Sift some Indian meal into a pan; add about a salt-spoon of salt to each quart of meal; and scald it with sufficient boiling water to make a stiff dough. Pour in the water gradually; stirring as you pour. When the dough becomes a stiff lump, divide it into equal portions; flour your hands, and make it into thick, flat dumplings about as large round as the top of a glass tumbler, or a breakfast cup. Dredge the dumplings on all sides with flour, put them into a pot of boiling water (if made sufficiently stiff they need not be tied in cloths;) and keep them boiling hard till thoroughly done. Try them with a fork, which must come out quite clean, and with no clamminess sticking to it. They are an excellent appendage to salt pork or bacon, serving them up with the meat; or they may be eaten afterwards with butter and molasses, or with milk sweetened well with brown sugar, and flavoured with a little ground spice.
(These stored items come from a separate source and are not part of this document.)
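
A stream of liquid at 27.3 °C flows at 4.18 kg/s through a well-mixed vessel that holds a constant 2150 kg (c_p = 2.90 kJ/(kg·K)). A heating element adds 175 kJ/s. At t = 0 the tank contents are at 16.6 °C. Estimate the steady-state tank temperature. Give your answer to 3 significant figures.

41.7 °C

Heat balance on the well-mixed liquid: M c_p dT/dt = ṁ c_p (T_in − T) + 175.
At steady state dT/dt = 0 ⇒ T_ss = T_in + Q̇/(ṁ c_p) = 27.3 + 175/(4.18·2.90) = 41.737 °C.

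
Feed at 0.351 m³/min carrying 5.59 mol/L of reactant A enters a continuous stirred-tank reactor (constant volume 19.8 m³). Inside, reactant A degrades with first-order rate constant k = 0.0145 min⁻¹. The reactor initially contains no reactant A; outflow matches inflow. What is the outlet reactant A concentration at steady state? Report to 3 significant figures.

Species balance: V dC/dt = Q C_in − Q C − k V C.
At steady state: 0 = Q C_in − (Q + kV) C_ss, so C_ss = Q C_in/(Q + kV).
C_ss = 0.351·5.59/(0.351 + 0.0145·19.8) = 1.9621/0.63810 = 3.0749 mol/L.

3.07 mol/L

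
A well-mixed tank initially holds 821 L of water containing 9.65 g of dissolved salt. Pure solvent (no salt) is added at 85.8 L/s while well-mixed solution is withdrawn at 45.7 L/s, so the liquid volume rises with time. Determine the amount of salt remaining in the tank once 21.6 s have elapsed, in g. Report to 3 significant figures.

Let m(t) be the amount of salt. Volume: V(t) = V₀ + (Q_in − Q_out) t = 821 + 40.100 t; V(21.6) = 1687.2 L.
No salt enters, so dm/dt = −Q_out · (m/V).
Separate: dm/m = −Q_out dt/V(t) ⇒ ln(m/m₀) = −(Q_out/(Q_in−Q_out)) ln(V/V₀).
m = m₀ (V₀/V)^(Q_out/(Q_in−Q_out)) = 9.65 × (821/1687.2)^(1.1397) = 4.2465 g.

4.25 g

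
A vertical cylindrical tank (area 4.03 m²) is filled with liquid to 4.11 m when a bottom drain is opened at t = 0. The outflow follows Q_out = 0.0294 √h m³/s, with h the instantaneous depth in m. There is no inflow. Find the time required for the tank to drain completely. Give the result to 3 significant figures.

556 s

With no inflow, A dh/dt = −0.0294 √h.
Separate and integrate: 2(√h − √h₀) = −(0.0294/A) t.
Set h = 0: 2√h₀ = (0.0294/A) t_empty ⇒ t_empty = 2A√h₀/0.0294.
t_empty = 2·4.03·√4.11/0.0294 = 8.0600·2.0273/0.0294 = 555.79 s.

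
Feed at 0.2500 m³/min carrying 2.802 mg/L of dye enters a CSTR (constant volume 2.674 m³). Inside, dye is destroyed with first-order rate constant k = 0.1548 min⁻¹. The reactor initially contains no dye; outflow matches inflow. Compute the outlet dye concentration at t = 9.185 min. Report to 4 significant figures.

V dC/dt = Q(C_in − C) − k V C.
This is linear with rate a = Q/V + k = 0.248293 min⁻¹.
C_ss = Q C_in/(Q + kV) = 1.05507 mg/L; C(t) = C_ss + (C₀ − C_ss) e^(−a t).
C(9.185) = 1.05507 + (-1.05507)·e^(−0.248293·9.185) = 1.05507 + (-1.05507)·0.102226 = 0.947217 mg/L.

0.9472 mg/L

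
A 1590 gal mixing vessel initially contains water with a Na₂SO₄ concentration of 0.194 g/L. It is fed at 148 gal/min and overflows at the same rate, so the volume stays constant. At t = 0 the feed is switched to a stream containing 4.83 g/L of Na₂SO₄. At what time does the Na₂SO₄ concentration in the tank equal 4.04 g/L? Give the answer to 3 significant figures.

19.0 min

Mass balance on the solute (V constant): V dC/dt = Q(C_in − C), so τ = V/Q = 10.743 min.
C(t) = C_in + (C₀ − C_in) e^(−t/τ). Set C = 4.04 and solve for t:
e^(−t/τ) = (C − C_in)/(C₀ − C_in) = (4.04 − 4.83)/(0.194 − 4.83) = 0.17041
t = −τ ln(…) = 10.743 × 1.7696 = 19.011 min.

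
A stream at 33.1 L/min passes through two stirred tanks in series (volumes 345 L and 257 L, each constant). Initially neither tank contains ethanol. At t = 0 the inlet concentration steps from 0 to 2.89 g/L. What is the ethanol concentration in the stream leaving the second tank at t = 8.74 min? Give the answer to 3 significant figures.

Time constants: τᵢ = Vᵢ/Q for each well-mixed tank.
τ₁ = 345/33.1 = 10.423 min; τ₂ = 257/33.1 = 7.7644 min.
Tank 1: C₁ = C_in(1 − e^(−t/τ₁)). Tank 2 (τ₁ ≠ τ₂): C₂ = C_in[1 − (τ₁ e^(−t/τ₁) − τ₂ e^(−t/τ₂))/(τ₁ − τ₂)].
At t = 8.74: e^(−t/τ₁) = 0.43234, e^(−t/τ₂) = 0.32444.
C₂ = 2.89·[1 − (10.423·0.43234 − 7.7644·0.32444)/(2.6586)] = 2.89·0.25252 = 0.72979 g/L.

0.730 g/L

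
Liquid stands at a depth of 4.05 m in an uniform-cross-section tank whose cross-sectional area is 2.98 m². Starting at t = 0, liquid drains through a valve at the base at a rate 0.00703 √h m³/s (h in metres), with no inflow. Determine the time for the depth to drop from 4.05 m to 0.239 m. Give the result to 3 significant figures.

A dh/dt = −Q_out = −0.00703 √h.
∫ h^(−1/2) dh = −(0.00703/A) ∫ dt, giving 2√h = 2√h₀ − (0.00703/A) t.
t = 2A(√h₀ − √h)/0.00703 = 2·2.98·(√4.05 − √0.239)/0.00703
  = 5.9600 × (2.0125 − 0.48888) / 0.00703 = 1291.7 s.

1290 s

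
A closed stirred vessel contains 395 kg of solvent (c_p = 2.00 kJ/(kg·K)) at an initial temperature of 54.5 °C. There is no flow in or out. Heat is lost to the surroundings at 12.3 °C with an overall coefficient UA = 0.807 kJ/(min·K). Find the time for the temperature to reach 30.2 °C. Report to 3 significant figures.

Lumped-capacitance energy balance: M c_p dT/dt = UA(T_amb − T).
τ = M c_p/UA = 978.93 min; T_ss = T_amb = 12.300 °C.
T(t) = T_ss + (T₀ − T_ss)e^(−t/τ); set T = 30.2:
t = −τ ln[(T − T_ss)/(T₀ − T_ss)] = −978.93 · ln(0.42417) = 839.55 min.

840 min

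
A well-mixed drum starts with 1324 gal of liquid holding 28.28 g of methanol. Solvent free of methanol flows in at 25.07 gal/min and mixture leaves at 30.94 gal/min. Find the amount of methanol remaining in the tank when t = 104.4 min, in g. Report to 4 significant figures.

1.069 g

Let m(t) be the amount of methanol. Volume: V(t) = V₀ + (Q_in − Q_out) t = 1324 − 5.87000 t; V(104.4) = 711.172 gal.
Species balance (pure solvent in): dm/dt = −Q_out · m/V(t).
dm/m = −Q_out dt/(V₀ − 5.87000 t); integrating gives ln(m/m₀) = −(Q_out/(Q_in−Q_out)) ln(V/V₀).
m = m₀ (V₀/V)^(Q_out/(Q_in−Q_out)) = 28.28 × (1324/711.172)^(-5.27087) = 1.06857 g.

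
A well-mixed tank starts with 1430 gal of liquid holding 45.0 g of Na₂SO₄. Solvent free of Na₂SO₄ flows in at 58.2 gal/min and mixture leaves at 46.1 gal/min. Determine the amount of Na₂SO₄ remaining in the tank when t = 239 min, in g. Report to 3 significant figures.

Let m(t) be the amount of Na₂SO₄. Volume: V(t) = V₀ + (Q_in − Q_out) t = 1430 + 12.100 t; V(239) = 4321.9 gal.
Species balance (pure solvent in): dm/dt = −Q_out · m/V(t).
dm/m = −Q_out dt/(V₀ + 12.100 t); integrating gives ln(m/m₀) = −(Q_out/(Q_in−Q_out)) ln(V/V₀).
m = m₀ (V₀/V)^(Q_out/(Q_in−Q_out)) = 45.0 × (1430/4321.9)^(3.8099) = 0.66552 g.

0.666 g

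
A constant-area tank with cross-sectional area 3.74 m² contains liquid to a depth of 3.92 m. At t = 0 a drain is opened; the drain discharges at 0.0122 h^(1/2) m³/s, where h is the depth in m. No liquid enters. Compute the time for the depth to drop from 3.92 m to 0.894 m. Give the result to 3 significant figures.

634 s

A dh/dt = −Q_out = −0.0122 √h.
∫ h^(−1/2) dh = −(0.0122/A) ∫ dt, giving 2√h = 2√h₀ − (0.0122/A) t.
t = 2A(√h₀ − √h)/0.0122 = 2·3.74·(√3.92 − √0.894)/0.0122
  = 7.4800 × (1.9799 − 0.94552) / 0.0122 = 634.20 s.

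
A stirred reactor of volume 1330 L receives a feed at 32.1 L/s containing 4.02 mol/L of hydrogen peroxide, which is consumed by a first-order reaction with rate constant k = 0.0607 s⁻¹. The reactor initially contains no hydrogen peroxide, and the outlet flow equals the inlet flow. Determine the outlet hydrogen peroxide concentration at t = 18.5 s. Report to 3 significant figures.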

A quart of warm water, or of skim milk. - A quart of Indian meal and half a pint of wheat flour, sifted. - A level tea-spoonful of salt. Pour the water into a pan; add the salt; and having mixed together the wheat and Indian meal, stir them gradually into the water, a handful at a time. It should be about the consistence of buckwheat cake or muffin batter. Beat it long and hard. If you find it too thick, add a little more water. Have ready a hot griddle, grease it, and bake the cakes on it. They should not be larger than the top of a tumbler, or a small saucer. Send them to table hot, in even piles, and eat them with butter or molasses.
These are the plainest sort of Indian batter cakes; but if well beaten and properly baked, they will be found very good, as well as economical. It is an improvement to mix them with milk instead of water.